My current instructor, Vanessa, has serious hustle. She runs both of her 20-stall barns herself and is always on her way to teach someone, ride or take care of some kind of animal—whether it’s a horse, cat, human or dog. She’s someone who laughs a lot, which I think is especially important in the horse world. Vanessa has competed through Grand Prix dressage, bred some lovely horses and spends a lot of time working with her daughter, Courtney, who is eventing at Intermediate Level. For as busy as she is, she manages to be super accommodating. She meets me for early-morning lessons before work and teaches late into the day for other riders. She teaches professionals on fancy-moving horses and she teaches us Adult Amateurs on whatever we’ve got. She doesn’t care about the breed of horse or the bloodlines or conformation—she focuses on what we can improve. She halts my overthinking brain and coaches me to “Just do it!” When I talk about my hopes for the future, she simply says “Why not?!” Those are refreshing words when there are always so many eager critics.
These four professionals are only the tip of the iceberg of influential women I have encountered in the horse world. If my stories aren’t case-in-point enough, just take a look at the FEI Dressage World Ranking List. Women occupy nine of the top 10 spots. We literally run this.

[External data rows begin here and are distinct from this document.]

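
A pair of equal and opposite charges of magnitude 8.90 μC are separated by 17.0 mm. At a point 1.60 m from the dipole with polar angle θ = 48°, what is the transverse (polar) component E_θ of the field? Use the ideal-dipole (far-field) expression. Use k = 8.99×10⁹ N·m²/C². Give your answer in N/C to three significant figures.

Dipole moment p = qd = (8.90×10⁻⁶ C)(0.0170 m) = 1.513×10⁻⁷ C·m.
For a dipole, E_θ = (kp sinθ)/r³.
kp/r³ = (8.99×10⁹)(1.513×10⁻⁷)/(1.60)³ = 332.1 N/C.
E_θ = 332.1·sin48° = 246.8 N/C.

E_θ ≈ 247 N/C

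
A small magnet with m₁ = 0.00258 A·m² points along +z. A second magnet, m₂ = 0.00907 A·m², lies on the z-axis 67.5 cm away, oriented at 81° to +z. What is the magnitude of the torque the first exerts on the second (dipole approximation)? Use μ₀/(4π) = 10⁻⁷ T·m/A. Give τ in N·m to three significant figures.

τ ≈ 1.50×10⁻¹¹ N·m

Dipole B is on the axis of dipole A, so B₁ there is axial: B₁ = (μ₀/4π)·2m₁/r³ along +z.
B₁ = 2(10⁻⁷)(0.00258)/(0.675)³ = 1.678×10⁻⁹ T.
τ = m₂ B₁ sinθ.
τ = (0.00907)(1.678×10⁻⁹)·sin81° = 1.503×10⁻¹¹ N·m.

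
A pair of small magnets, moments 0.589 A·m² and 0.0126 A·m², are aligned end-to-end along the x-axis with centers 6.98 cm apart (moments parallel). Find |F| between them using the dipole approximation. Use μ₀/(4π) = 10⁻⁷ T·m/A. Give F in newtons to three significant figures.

F ≈ 1.88×10⁻⁴ N

On-axis B of dipole 1: B = (μ₀/4π)·2m₁/r³. Force on dipole 2: F = m₂·dB/dr.
dB/dr = −(μ₀/4π)·6m₁/r⁴, so |F| = (μ₀/4π)·6m₁m₂/r⁴.
F = 6(10⁻⁷)(0.589)(0.0126)/(0.0698)⁴ = 1.876×10⁻⁴ N.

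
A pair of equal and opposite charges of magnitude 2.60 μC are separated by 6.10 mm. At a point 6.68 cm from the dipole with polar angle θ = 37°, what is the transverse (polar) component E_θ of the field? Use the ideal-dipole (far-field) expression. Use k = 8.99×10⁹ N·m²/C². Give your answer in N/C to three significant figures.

Dipole moment p = qd = (2.60×10⁻⁶ C)(0.00610 m) = 1.586×10⁻⁸ C·m.
For a dipole, E_θ = (kp sinθ)/r³.
kp/r³ = (8.99×10⁹)(1.586×10⁻⁸)/(0.0668)³ = 4.783×10⁵ N/C.
E_θ = 4.783×10⁵·sin37° = 2.879×10⁵ N/C.

E_θ ≈ 2.88×10⁵ N/C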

Horsewomen don’t bat an eye at taming a 1,200-pound animal, and surely don’t shy away from blood, sweat, tears or heavy machinery. Before most people have even made a pot of coffee, horsewomen have brought a herd of horses in from the field (in sunshine, rain, sleet or snow), fed 30 mouths, thrown 50-pound bales of hay, emptied and refilled an entire barn’s worth of water buckets, dragged an arena with a tractor and swept the barn aisle—and they do it every single day…Twice. If something is broken, ask a horsewoman. We can fix it as long as we have bailing twine or duct tape. We know how to use power tools, too.

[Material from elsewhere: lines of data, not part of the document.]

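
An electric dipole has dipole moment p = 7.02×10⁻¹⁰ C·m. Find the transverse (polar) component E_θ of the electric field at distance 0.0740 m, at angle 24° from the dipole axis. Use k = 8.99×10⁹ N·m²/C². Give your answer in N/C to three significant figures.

E_θ ≈ 6330 N/C

For a dipole, E_θ = (kp sinθ)/r³.
kp/r³ = (8.99×10⁹)(7.02×10⁻¹⁰)/(0.0740)³ = 1.557×10⁴ N/C.
E_θ = 1.557×10⁴·sin24° = 6335 N/C.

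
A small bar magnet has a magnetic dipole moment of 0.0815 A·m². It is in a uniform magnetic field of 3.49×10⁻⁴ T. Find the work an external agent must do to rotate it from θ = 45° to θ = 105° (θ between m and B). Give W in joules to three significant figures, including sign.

W_ext = ΔU = −mB cosθ₂ + mB cosθ₁ = mB(cosθ₁ − cosθ₂).
W = (0.0815)(3.49×10⁻⁴)·(cos45° − cos105°) = (2.844×10⁻⁵)·(+0.9659) = 2.747×10⁻⁵ J.

W ≈ 2.75×10⁻⁵ J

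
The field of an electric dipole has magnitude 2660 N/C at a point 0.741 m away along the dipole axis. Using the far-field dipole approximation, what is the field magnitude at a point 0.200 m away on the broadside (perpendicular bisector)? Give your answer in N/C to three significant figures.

E ≈ 6.76×10⁴ N/C

Dipole fields scale as 1/r³ in the far field.
The axial field is twice the equatorial field at the same r, so the geometry factor is 1/2.
E₂ = E₁ · (1/2) · (r₁/r₂)³ = 2660 · 0.5 · (0.741/0.200)³.
(r₁/r₂)³ = (3.705)³ = 50.86.
E₂ ≈ 6.764×10⁴ N/C.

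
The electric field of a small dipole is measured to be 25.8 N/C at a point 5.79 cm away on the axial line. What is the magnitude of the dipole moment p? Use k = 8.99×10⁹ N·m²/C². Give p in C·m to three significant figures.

p ≈ 2.79×10⁻¹³ C·m

On axis E = 2kp/r³, so p = Er³/(2k).
p = (25.8)·(0.0579)³ / (2·8.99×10⁹) = 2.785×10⁻¹³ C·m.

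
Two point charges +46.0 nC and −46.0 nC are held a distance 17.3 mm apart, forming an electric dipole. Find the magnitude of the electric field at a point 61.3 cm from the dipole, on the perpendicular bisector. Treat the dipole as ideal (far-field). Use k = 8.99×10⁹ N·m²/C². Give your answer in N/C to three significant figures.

Dipole moment p = qd = (4.60×10⁻⁸ C)(0.0173 m) = 7.958×10⁻¹⁰ C·m.
On the perpendicular bisector E = kp/r³ (half the axial value at the same distance).
E = (8.99×10⁹)(7.958×10⁻¹⁰) / (0.613)³ = 31.06 N/C.

E ≈ 31.1 N/C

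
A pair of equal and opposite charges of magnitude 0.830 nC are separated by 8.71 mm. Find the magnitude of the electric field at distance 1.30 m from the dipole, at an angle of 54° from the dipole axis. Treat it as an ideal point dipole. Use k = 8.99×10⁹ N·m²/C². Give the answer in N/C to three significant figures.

Dipole moment p = qd = (8.30×10⁻¹⁰ C)(0.00871 m) = 7.229×10⁻¹² C·m.
At angle θ the dipole field magnitude is E = (kp/r³)·√(1 + 3cos²θ).
kp/r³ = (8.99×10⁹)(7.229×10⁻¹²) / (1.30)³ = 0.02958 N/C.
√(1 + 3cos²54°) = √(1 + 3·0.3455) = √2.0365 ≈ 1.4271.
E ≈ 0.02958 × 1.427 = 0.04221 N/C.

E ≈ 0.0422 N/C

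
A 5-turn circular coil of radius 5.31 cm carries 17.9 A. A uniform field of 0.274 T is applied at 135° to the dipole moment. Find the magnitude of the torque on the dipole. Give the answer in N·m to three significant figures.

τ ≈ 0.154 N·m

m = NIA = NIπa² = 5·(17.9)·π·(0.0531)² = 0.7928 A·m².
Torque on a magnetic dipole: τ = mB sinθ.
τ = (0.7928)(0.274)·sin135° = 0.1536 N·m.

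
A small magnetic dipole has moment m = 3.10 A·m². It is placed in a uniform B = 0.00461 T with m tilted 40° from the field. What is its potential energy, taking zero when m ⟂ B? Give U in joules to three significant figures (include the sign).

U ≈ -0.0109 J

U = −m·B = −mB cosθ.
U = −(3.10)(0.00461)·cos40° = -0.01095 J.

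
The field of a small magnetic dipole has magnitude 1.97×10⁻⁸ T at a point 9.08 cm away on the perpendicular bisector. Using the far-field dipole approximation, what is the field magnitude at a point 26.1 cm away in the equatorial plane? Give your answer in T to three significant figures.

Dipole fields scale as 1/r³ in the far field; the geometry is the same at both points.
B₂ = B₁ · (r₁/r₂)³ = 1.97×10⁻⁸ · (9.08/26.1)³.
(r₁/r₂)³ = (0.3479)³ = 0.04211.
B₂ ≈ 8.295×10⁻¹⁰ T.

B ≈ 8.29×10⁻¹⁰ T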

We gently treat our horse’s wounds. We carefully braid their manes. We handwalk ailing ones at odd hours of the morning. We practice grace and finesse in the saddle, but possess the brute strength to fix fence lines and lift bags of feed. We are a force to be reckoned with.
As we celebrate International Women’s Day, there’s a lot that that could be said. But my main point is this: In a larger world where women are often short-changed, I am so thankful to have grown up in the horse community surrounded by the strong, independent women who are the go-getters, the wise teachers, the ambitious entrepreneurs, the disciplined athletes. And, much like our mares, they don’t take any crap from anyone, either.
If you’re looking for a strong, brave woman, you will most likely find her in a barn.
Happy International Women’s Day! Rock on, badass ladies of the equestrian world. Rock on.